The New York Times reported yesterday that it obtained a draft of President Obama’s announcement on his infrastructure plans.
John Swartz writes, “The first element of the plan is a “fix it first” policy that calls for investing $50 billion in transportation infrastructure […] the second part of the plan would draw on private investment from across the nation and around the world for federal, state and local projects […] the third portion of the plan would work to eliminate red tape in permits and review for infrastructure projects.”
Let me first say that generally, I view Obama’s ‘middle way’ approach to governing as appropriate, and at this moment it seems to be the only way to be politically constructive as a center-left politician. However, I found these plans to be less than stirring, and in stark contrast to his SOTU speech.
Being hopelessly optimistic, I had hoped for a Grand Bargain that would replace our sequester (which is only six days hence) that would’ve exchanged some of those cuts to entitlement programs for infrastructure spending–a national project that could both get people back to work and spark a new kind of American pride and unity. Unfortunately, the topic of ‘what kind of infrastructure our country needs’ is no less fraught with debate than any other today. The Tea Party calls for no new government and no new taxes, and although I’ve seen more than a few of their bumper stickers hovering over that socialism-wrought asphalt, they remain unpersuaded.
Obama is expected to announce that he will accomplish all that he can without Congress, although given how conservative these plans are, I don’t see why–but I am sure they will not disappoint him. Unfortunately, infrastructure spending will not get the political attention and support that the minimum wage increase did. Unfortunate because the economic potential for growth is much greater, and would mean a lot of (not minimum wage) jobs. At a time when independents like myself were whet with anticipation at what might’ve been Obama’s second term Affordable Care Act, Obama douses ice-water on an already cold political issue.
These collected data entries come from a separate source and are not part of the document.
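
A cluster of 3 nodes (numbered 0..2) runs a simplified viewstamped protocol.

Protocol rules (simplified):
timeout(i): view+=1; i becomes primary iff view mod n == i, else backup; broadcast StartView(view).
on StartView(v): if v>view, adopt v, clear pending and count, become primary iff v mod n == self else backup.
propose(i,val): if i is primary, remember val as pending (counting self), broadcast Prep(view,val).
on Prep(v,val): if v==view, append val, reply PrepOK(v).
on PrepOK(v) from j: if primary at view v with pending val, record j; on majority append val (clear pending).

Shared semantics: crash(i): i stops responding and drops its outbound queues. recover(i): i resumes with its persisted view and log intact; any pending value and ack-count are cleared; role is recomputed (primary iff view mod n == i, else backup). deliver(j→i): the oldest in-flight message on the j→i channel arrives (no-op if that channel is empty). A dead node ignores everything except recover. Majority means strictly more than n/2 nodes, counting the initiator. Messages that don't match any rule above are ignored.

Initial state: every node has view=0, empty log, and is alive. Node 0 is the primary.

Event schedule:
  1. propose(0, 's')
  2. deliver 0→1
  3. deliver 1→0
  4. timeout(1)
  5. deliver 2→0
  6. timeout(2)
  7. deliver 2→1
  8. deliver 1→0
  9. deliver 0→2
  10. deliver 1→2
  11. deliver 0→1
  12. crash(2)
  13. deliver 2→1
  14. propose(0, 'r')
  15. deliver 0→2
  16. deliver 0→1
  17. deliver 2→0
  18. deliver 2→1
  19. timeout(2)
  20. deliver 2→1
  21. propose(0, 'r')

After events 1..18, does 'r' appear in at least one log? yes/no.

no

step 1 propose(0,'s'): —
step 2 deliver 0→1: 1={back,v=0,log=s}
step 3 deliver 1→0: 0={prim,v=0,log=s}
step 4 timeout(1): 1={prim,v=1,log=s}
step 5 deliver 2→0: —
step 6 timeout(2): 2={back,v=1,log=-}
step 7 deliver 2→1: —
step 8 deliver 1→0: 0={back,v=1,log=s}
step 9 deliver 0→2: —
step 10 deliver 1→2: —
step 11 deliver 0→1: —
step 12 crash(2): 2={✗back,v=1,log=-}
step 13 deliver 2→1: —
step 14 propose(0,'r'): —
step 15 deliver 0→2: —
step 16 deliver 0→1: —
step 17 deliver 2→0: —
step 18 deliver 2→1: —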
It is still very early to be so condemning, and perhaps this is just Obama’s business-friendly way of broaching the issue while also gathering some capital together for future plans and projects, but I hope something more meaningful is in the cards for this term. I do not want to diminish the real good this would do. The national highway system is by far the most used of our public works, and their maintenance is paramount for travel, commercial trucking, and 7/11s. It means jobs, which as Obama points out, cannot be outsourced, and the better transport is, the more the U.S. should be able to export. Even in tough economic times, most economists agree that infrastructure spending is a good use of even-borrowed capital, and can help stem the growth of certain entitlements, and although fixing roads and bridges does constitute growth, simply getting government to work again does not inspire much enthusiasm.
A portion of this transportation measure is no doubt intended to countervail Obama’s demand for higher-fuel efficiency back in his first term. The new standards called for “27.5mpg in 2010 to 35.5mpg starting in 2016 and 54.5 starting in 2025.” Manufacturers met the current standards and we are, naturally, paying less in transportation taxes that are collected through purchase of gasoline. It is a cost-shifting measure that makes this effort constructive, but that much more meager.
If you didn’t already know, the U.S. is currently home to only one high-speed rail, which runs along the Northeast Corridor (NEC) in the Northeast United States between Washington, D.C., and Boston via Baltimore, Philadelphia, and New York City. Part of Obama’s 2009 stimulus package included a federal allocation of $8 billion for high-speed rail projects, but governors of some of the states where they were to be built cancelled the projects.” It is undoubtedly in response to this kind of unaccommodating reaction from conservatives that Obama looks to plans with more viability.
High speed rail is a 30 year-old technology, and should be well within our capabilities to expand. The high-speed rail from NYC to D.C. currently runs on standard Amtrak lines, and is capable of going 150mph. Given entirely new infrastructure between large cities in other U.S. regions, faster trains with higher capacities can feasibly be built within the decade. After all, in China “work crews of as many as 100,000 people per line have built about half of the 10,000-mile network in just six years.” The U.S. would likely opt for shorter lines of track between coastal cities. Western states make up too small a population to justify the cost of commuter trains, so alas, flyover states shall likely remain such.
The electric-car charging network is poor at best, and sadly is the greatest deterrent for those considering that option. Range-anxiety is the biggest reason people report choosing smaller, gas-only or hybrid vehicles over pure electric. Attractive rebates are offered to those buying electric vehicles, but I would suggest that certain or all gas stations should receive similar incentives to support charging stations, especially when little more than electricity is required. The current stations are at select gas stations and some of the dealerships that sell EVs.
Just as he did for the Affordable Care Act, Obama is reaching out to business to create a hybridized federal-private form of infrastructure investment, with the added incentive of bypassing regulatory hurdles. We shall see if that is enough grease for the squeaky wheel of a Congress that is literally losing a popularity contest with colonoscopies.